Public K-12 school in Gerlach, Nevada

Gerlach K-12 School is a public K-12 school in Gerlach, Nevada. A part of the Washoe County School District, its attendance boundary includes Gerlach and Empire.

It is about 110 mi north of Reno.

It includes a branch of the Washoe County Library System.

==History==
The facility was previously Gerlach High School, a grade 6-12 school as of 2001. It opened in 1931, and got a new building in 1955 as the original building was destroyed by a fire. The fire occurred in January 1955. In the 1970s, the school's grade spread was 5-12 and it had a teacher-student ratio at 1 to 9. By 1976, the school consolidated all grade levels in a single building to have more efficient use of employees, as the area population had declined. It was renovated circa the late 1990s.

Ernest M. Johnson Elementary School, initially an elementary school in Empire, moved to the Gerlach High site in Gerlach in 2001. By 2000, the school's address was already in Gerlach. It was to be housed in an eight classroom wing attached to the high school facility that was to open in fall 2002.

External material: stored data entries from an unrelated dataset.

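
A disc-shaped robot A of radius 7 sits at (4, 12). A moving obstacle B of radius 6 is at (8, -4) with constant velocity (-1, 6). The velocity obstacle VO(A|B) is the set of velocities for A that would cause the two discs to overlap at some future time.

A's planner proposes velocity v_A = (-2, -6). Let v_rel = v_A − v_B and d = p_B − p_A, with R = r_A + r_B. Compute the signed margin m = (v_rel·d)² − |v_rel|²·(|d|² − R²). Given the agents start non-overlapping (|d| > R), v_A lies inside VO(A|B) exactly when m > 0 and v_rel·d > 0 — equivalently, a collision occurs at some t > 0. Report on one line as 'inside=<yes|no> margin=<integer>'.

d = (4, -16),  |d|² = 272;  R = 7+6 = 13,  c = 272−13² = 103
v_rel = (-1, -12),  |v_rel|² = 145;  v_rel·d = (-1)·(4) + (-12)·(-16) = 188
145·t² − 376·t + 103 = 0  ⇒  m = 188² − 145·103 = 20409
m = 20409 > 0,  v_rel·d = 188 > 0  ⇒  inside

inside=yes margin=20409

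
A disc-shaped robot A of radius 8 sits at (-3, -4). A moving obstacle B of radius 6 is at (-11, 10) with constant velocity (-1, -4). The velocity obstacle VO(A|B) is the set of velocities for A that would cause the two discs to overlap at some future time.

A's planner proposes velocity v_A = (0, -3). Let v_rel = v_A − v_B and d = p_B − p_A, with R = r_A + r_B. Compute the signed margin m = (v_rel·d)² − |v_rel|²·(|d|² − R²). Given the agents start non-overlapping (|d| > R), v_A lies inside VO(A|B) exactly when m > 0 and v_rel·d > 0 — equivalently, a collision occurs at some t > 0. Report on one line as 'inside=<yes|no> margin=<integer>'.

d = (-8, 14),  |d|² = 260;  R = 8+6 = 14,  c = 260−14² = 64
v_rel = (1, 1),  |v_rel|² = 2;  v_rel·d = (1)·(-8) + (1)·(14) = 6
2·t² − 12·t + 64 = 0  ⇒  m = 6² − 2·64 = -92
m = -92 < 0,  v_rel·d = 6 > 0  ⇒  outside

inside=no margin=-92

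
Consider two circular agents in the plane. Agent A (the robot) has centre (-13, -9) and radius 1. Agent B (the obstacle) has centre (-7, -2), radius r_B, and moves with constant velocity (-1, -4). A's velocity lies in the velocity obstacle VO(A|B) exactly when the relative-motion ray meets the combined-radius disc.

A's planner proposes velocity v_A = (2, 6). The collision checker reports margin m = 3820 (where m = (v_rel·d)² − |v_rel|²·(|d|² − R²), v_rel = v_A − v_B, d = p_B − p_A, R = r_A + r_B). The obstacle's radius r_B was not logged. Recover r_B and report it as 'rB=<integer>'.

m = 3820
d = (6, 7);  v_rel = (3, 10),  |v_rel|² = 109
v_rel×d = (3)·(7) − (10)·(6) = -39
since m = R²·109 − (-39)²:  R² = (1521 + 3820) / 109 = 49
R = √49 = 7  ⇒  r_B = 7 − 1 = 6

rB=6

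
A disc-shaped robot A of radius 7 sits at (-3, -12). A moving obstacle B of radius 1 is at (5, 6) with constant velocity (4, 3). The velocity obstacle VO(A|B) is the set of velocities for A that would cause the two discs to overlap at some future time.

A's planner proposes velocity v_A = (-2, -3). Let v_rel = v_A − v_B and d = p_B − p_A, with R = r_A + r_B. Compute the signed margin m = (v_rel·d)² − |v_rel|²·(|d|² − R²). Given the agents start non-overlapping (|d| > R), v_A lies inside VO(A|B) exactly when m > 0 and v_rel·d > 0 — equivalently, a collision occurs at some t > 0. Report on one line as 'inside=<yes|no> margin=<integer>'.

d = (8, 18),  |d|² = 388;  R = 7+1 = 8,  c = 388−8² = 324
v_rel = (-6, -6),  |v_rel|² = 72;  v_rel·d = (-6)·(8) + (-6)·(18) = -156
72·t² + 312·t + 324 = 0  ⇒  m = (-156)² − 72·324 = 1008
m = 1008 > 0,  v_rel·d = -156 < 0  ⇒  outside

inside=no margin=1008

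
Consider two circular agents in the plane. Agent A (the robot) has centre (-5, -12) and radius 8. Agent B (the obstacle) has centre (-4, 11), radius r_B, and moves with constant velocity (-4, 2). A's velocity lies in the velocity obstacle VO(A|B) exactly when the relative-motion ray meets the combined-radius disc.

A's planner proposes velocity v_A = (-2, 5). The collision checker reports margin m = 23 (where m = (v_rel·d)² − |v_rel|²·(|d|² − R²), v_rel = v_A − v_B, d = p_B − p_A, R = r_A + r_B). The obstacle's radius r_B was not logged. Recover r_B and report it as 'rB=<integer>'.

m = 23
d = (1, 23);  v_rel = (2, 3),  |v_rel|² = 13
v_rel×d = (2)·(23) − (3)·(1) = 43
since m = R²·13 − 43²:  R² = (1849 + 23) / 13 = 144
R = √144 = 12  ⇒  r_B = 12 − 8 = 4

rB=4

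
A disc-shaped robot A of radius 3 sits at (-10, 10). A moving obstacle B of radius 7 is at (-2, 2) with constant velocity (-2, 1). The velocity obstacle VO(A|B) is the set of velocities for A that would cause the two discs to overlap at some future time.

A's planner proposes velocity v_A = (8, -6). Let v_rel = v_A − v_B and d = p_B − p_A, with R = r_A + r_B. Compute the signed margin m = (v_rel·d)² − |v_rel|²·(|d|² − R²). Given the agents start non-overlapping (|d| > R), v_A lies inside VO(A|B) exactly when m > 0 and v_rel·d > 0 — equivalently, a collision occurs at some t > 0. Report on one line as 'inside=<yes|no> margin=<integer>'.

d = (8, -8),  |d|² = 128;  R = 3+7 = 10,  c = 128−10² = 28
v_rel = (10, -7),  |v_rel|² = 149;  v_rel·d = (10)·(8) + (-7)·(-8) = 136
149·t² − 272·t + 28 = 0  ⇒  m = 136² − 149·28 = 14324
m = 14324 > 0,  v_rel·d = 136 > 0  ⇒  inside

inside=yes margin=14324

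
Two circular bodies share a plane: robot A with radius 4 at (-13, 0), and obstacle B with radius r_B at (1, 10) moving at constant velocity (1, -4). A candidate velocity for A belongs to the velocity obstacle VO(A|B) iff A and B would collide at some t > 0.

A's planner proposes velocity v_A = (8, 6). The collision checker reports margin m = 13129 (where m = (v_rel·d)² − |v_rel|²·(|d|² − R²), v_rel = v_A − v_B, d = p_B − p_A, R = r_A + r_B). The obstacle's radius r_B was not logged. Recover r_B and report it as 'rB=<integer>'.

m = 13129
d = (14, 10);  v_rel = (7, 10),  |v_rel|² = 149
v_rel×d = (7)·(10) − (10)·(14) = -70
since m = R²·149 − (-70)²:  R² = (4900 + 13129) / 149 = 121
R = √121 = 11  ⇒  r_B = 11 − 4 = 7

rB=7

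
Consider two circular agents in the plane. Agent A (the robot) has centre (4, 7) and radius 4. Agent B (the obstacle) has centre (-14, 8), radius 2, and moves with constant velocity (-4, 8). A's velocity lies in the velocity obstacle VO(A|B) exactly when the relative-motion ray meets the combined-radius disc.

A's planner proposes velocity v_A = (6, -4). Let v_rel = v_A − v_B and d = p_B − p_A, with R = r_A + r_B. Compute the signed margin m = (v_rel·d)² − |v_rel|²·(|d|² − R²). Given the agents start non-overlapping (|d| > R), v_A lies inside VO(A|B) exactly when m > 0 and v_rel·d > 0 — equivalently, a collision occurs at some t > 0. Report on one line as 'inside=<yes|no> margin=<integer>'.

d = (-18, 1),  |d|² = 325;  R = 4+2 = 6,  c = 325−6² = 289
v_rel = (10, -12),  |v_rel|² = 244;  v_rel·d = (10)·(-18) + (-12)·(1) = -192
244·t² + 384·t + 289 = 0  ⇒  m = (-192)² − 244·289 = -33652
m = -33652 < 0,  v_rel·d = -192 < 0  ⇒  outside

inside=no margin=-33652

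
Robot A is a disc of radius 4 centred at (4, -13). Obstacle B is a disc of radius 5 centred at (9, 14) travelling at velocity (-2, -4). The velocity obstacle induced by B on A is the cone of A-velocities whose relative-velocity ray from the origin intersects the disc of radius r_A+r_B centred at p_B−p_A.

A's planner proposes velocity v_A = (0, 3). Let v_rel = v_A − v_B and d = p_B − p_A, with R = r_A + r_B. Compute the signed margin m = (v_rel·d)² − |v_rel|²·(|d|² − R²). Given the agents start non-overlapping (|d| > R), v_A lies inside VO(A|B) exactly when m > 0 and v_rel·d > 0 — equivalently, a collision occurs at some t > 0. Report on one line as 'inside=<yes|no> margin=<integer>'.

d = (5, 27),  |d|² = 754;  R = 4+5 = 9,  c = 754−9² = 673
v_rel = (2, 7),  |v_rel|² = 53;  v_rel·d = (2)·(5) + (7)·(27) = 199
53·t² − 398·t + 673 = 0  ⇒  m = 199² − 53·673 = 3932
m = 3932 > 0,  v_rel·d = 199 > 0  ⇒  inside

inside=yes margin=3932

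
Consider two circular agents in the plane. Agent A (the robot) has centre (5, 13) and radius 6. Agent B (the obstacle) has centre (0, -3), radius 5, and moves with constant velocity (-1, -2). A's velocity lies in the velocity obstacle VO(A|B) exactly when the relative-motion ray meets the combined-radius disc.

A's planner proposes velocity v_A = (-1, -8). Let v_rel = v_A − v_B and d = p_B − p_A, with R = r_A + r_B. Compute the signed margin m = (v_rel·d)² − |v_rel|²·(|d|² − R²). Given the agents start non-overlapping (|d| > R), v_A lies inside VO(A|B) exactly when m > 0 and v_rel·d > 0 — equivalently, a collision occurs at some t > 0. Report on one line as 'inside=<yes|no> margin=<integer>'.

d = (-5, -16),  |d|² = 281;  R = 6+5 = 11,  c = 281−11² = 160
v_rel = (0, -6),  |v_rel|² = 36;  v_rel·d = (0)·(-5) + (-6)·(-16) = 96
36·t² − 192·t + 160 = 0  ⇒  m = 96² − 36·160 = 3456
m = 3456 > 0,  v_rel·d = 96 > 0  ⇒  inside

inside=yes margin=3456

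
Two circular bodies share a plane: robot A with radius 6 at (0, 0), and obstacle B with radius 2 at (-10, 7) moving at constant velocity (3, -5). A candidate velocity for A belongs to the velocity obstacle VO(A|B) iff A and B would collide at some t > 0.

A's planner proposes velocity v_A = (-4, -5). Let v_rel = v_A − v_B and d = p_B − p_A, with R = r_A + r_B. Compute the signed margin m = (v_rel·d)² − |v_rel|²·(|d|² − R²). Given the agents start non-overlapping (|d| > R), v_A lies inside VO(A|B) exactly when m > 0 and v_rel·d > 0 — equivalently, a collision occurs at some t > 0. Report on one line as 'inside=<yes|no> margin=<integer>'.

d = (-10, 7),  |d|² = 149;  R = 6+2 = 8,  c = 149−8² = 85
v_rel = (-7, 0),  |v_rel|² = 49;  v_rel·d = (-7)·(-10) + (0)·(7) = 70
49·t² − 140·t + 85 = 0  ⇒  m = 70² − 49·85 = 735
m = 735 > 0,  v_rel·d = 70 > 0  ⇒  inside

inside=yes margin=735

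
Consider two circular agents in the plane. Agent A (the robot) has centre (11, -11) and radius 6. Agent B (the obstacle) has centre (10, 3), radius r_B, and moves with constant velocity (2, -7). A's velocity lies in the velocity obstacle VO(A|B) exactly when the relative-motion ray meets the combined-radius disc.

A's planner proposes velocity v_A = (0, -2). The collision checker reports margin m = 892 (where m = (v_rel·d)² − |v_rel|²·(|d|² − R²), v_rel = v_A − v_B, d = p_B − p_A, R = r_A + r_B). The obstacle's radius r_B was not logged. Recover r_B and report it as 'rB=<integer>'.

m = 892
d = (-1, 14);  v_rel = (-2, 5),  |v_rel|² = 29
v_rel×d = (-2)·(14) − (5)·(-1) = -23
since m = R²·29 − (-23)²:  R² = (529 + 892) / 29 = 49
R = √49 = 7  ⇒  r_B = 7 − 6 = 1

rB=1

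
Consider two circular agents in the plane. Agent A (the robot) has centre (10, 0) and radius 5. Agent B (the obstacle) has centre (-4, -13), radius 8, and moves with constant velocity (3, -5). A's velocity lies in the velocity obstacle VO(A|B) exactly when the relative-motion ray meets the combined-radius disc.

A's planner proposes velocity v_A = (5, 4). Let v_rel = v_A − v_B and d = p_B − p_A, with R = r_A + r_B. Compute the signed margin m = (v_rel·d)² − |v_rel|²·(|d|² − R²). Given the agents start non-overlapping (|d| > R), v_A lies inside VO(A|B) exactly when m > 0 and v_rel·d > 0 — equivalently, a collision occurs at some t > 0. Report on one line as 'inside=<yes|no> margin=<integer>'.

d = (-14, -13),  |d|² = 365;  R = 5+8 = 13,  c = 365−13² = 196
v_rel = (2, 9),  |v_rel|² = 85;  v_rel·d = (2)·(-14) + (9)·(-13) = -145
85·t² + 290·t + 196 = 0  ⇒  m = (-145)² − 85·196 = 4365
m = 4365 > 0,  v_rel·d = -145 < 0  ⇒  outside

inside=no margin=4365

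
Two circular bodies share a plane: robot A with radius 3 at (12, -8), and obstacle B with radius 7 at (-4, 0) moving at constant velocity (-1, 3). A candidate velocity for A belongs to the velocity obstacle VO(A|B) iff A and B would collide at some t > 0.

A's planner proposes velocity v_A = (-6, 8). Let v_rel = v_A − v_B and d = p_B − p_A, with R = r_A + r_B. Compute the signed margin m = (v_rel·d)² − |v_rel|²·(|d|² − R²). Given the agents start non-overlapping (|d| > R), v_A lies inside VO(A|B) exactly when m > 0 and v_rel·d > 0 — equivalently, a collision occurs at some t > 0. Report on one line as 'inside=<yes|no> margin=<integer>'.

d = (-16, 8),  |d|² = 320;  R = 3+7 = 10,  c = 320−10² = 220
v_rel = (-5, 5),  |v_rel|² = 50;  v_rel·d = (-5)·(-16) + (5)·(8) = 120
50·t² − 240·t + 220 = 0  ⇒  m = 120² − 50·220 = 3400
m = 3400 > 0,  v_rel·d = 120 > 0  ⇒  inside

inside=yes margin=3400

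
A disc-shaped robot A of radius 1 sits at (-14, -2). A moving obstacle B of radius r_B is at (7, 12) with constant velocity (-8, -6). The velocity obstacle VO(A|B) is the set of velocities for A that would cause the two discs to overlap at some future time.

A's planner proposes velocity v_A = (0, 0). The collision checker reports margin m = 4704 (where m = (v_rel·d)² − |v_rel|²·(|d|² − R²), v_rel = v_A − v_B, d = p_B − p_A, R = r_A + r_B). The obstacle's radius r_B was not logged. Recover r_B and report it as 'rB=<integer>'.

m = 4704
d = (21, 14);  v_rel = (8, 6),  |v_rel|² = 100
v_rel×d = (8)·(14) − (6)·(21) = -14
since m = R²·100 − (-14)²:  R² = (196 + 4704) / 100 = 49
R = √49 = 7  ⇒  r_B = 7 − 1 = 6

rB=6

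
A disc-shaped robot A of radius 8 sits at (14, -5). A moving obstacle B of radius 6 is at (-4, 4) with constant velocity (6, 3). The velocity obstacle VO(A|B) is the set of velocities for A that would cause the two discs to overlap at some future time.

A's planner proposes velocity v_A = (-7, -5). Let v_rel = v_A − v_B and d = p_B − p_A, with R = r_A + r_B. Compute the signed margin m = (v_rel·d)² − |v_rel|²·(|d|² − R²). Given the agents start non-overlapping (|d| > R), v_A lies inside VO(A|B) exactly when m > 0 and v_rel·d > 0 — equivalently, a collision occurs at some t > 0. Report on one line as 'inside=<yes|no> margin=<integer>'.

d = (-18, 9),  |d|² = 405;  R = 8+6 = 14,  c = 405−14² = 209
v_rel = (-13, -8),  |v_rel|² = 233;  v_rel·d = (-13)·(-18) + (-8)·(9) = 162
233·t² − 324·t + 209 = 0  ⇒  m = 162² − 233·209 = -22453
m = -22453 < 0,  v_rel·d = 162 > 0  ⇒  outside

inside=no margin=-22453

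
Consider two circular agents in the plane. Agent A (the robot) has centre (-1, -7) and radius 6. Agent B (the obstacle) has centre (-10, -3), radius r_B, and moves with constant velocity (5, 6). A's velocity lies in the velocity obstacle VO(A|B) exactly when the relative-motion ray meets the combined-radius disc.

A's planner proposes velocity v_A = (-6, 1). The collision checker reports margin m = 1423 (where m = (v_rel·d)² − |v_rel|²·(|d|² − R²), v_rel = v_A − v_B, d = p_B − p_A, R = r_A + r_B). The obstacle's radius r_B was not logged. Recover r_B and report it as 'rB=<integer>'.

m = 1423
d = (-9, 4);  v_rel = (-11, -5),  |v_rel|² = 146
v_rel×d = (-11)·(4) − (-5)·(-9) = -89
since m = R²·146 − (-89)²:  R² = (7921 + 1423) / 146 = 64
R = √64 = 8  ⇒  r_B = 8 − 6 = 2

rB=2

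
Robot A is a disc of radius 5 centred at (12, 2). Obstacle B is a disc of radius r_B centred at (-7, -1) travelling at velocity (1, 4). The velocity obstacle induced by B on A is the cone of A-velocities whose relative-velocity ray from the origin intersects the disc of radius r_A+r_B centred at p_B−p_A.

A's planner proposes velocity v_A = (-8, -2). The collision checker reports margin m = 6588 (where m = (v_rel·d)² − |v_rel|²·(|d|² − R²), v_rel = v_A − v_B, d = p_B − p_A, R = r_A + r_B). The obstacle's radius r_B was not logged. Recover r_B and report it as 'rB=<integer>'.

m = 6588
d = (-19, -3);  v_rel = (-9, -6),  |v_rel|² = 117
v_rel×d = (-9)·(-3) − (-6)·(-19) = -87
since m = R²·117 − (-87)²:  R² = (7569 + 6588) / 117 = 121
R = √121 = 11  ⇒  r_B = 11 − 5 = 6

rB=6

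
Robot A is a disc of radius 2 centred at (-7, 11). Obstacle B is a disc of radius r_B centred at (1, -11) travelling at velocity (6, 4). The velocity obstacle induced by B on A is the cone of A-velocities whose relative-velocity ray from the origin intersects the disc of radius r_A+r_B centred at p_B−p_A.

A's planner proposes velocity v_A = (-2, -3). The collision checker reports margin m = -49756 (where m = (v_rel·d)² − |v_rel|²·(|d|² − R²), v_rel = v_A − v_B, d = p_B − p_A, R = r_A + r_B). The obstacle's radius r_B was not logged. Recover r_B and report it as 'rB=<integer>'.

m = -49756
d = (8, -22);  v_rel = (-8, -7),  |v_rel|² = 113
v_rel×d = (-8)·(-22) − (-7)·(8) = 232
since m = R²·113 − 232²:  R² = (53824 + -49756) / 113 = 36
R = √36 = 6  ⇒  r_B = 6 − 2 = 4

rB=4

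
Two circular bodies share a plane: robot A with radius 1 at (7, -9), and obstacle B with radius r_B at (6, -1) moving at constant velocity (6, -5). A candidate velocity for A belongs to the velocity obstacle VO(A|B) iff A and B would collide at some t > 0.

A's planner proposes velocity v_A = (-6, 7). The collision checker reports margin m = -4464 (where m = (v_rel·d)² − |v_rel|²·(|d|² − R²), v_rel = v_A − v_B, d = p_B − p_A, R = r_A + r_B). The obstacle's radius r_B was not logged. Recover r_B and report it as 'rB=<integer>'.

m = -4464
d = (-1, 8);  v_rel = (-12, 12),  |v_rel|² = 288
v_rel×d = (-12)·(8) − (12)·(-1) = -84
since m = R²·288 − (-84)²:  R² = (7056 + -4464) / 288 = 9
R = √9 = 3  ⇒  r_B = 3 − 1 = 2

rB=2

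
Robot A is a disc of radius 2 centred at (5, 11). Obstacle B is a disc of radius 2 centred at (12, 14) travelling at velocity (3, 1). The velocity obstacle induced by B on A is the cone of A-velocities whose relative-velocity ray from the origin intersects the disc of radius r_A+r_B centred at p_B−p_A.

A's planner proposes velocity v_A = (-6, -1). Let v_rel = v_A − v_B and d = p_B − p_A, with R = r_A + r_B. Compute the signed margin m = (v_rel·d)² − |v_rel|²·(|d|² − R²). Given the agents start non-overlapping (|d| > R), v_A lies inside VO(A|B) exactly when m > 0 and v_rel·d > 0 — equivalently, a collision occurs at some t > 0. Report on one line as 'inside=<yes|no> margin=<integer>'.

d = (7, 3),  |d|² = 58;  R = 2+2 = 4,  c = 58−4² = 42
v_rel = (-9, -2),  |v_rel|² = 85;  v_rel·d = (-9)·(7) + (-2)·(3) = -69
85·t² + 138·t + 42 = 0  ⇒  m = (-69)² − 85·42 = 1191
m = 1191 > 0,  v_rel·d = -69 < 0  ⇒  outside

inside=no margin=1191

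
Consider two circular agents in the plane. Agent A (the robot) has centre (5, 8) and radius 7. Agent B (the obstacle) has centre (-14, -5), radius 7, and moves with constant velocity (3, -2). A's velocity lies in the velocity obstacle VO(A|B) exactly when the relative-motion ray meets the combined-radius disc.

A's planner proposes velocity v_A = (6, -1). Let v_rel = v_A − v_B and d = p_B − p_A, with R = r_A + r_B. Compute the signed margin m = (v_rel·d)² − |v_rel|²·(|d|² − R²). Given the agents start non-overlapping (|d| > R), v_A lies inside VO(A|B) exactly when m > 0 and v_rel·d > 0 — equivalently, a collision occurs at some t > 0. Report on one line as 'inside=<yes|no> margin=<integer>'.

d = (-19, -13),  |d|² = 530;  R = 7+7 = 14,  c = 530−14² = 334
v_rel = (3, 1),  |v_rel|² = 10;  v_rel·d = (3)·(-19) + (1)·(-13) = -70
10·t² + 140·t + 334 = 0  ⇒  m = (-70)² − 10·334 = 1560
m = 1560 > 0,  v_rel·d = -70 < 0  ⇒  outside

inside=no margin=1560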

Johnson became a K-12 school in 2011.

==Student body==
Prior to fall 2000, enrollment was at 125 for the entire K-12 facility, with 55 students at Johnson Elementary and 70 students at Gerlach High. By that time, the schools had one aide for English as a second language (ESL) purposes as an increasing number of students had that classification. The students were children of employees at Empire Farms and U.S. Gypsum. At one point, enrollment was 80, and there were 20 employees. By 2016, U.S. Gypsum had curtailed operations, and enrollment was down to eight with three full-time employees along with some part-time employees.

There are different ethnic groups among the student body, majority are whites followed by Hispanic/Latino.

==Operations==
Washoe County Public Schools maintains faculty housing through mobile homes in a way to retain staff.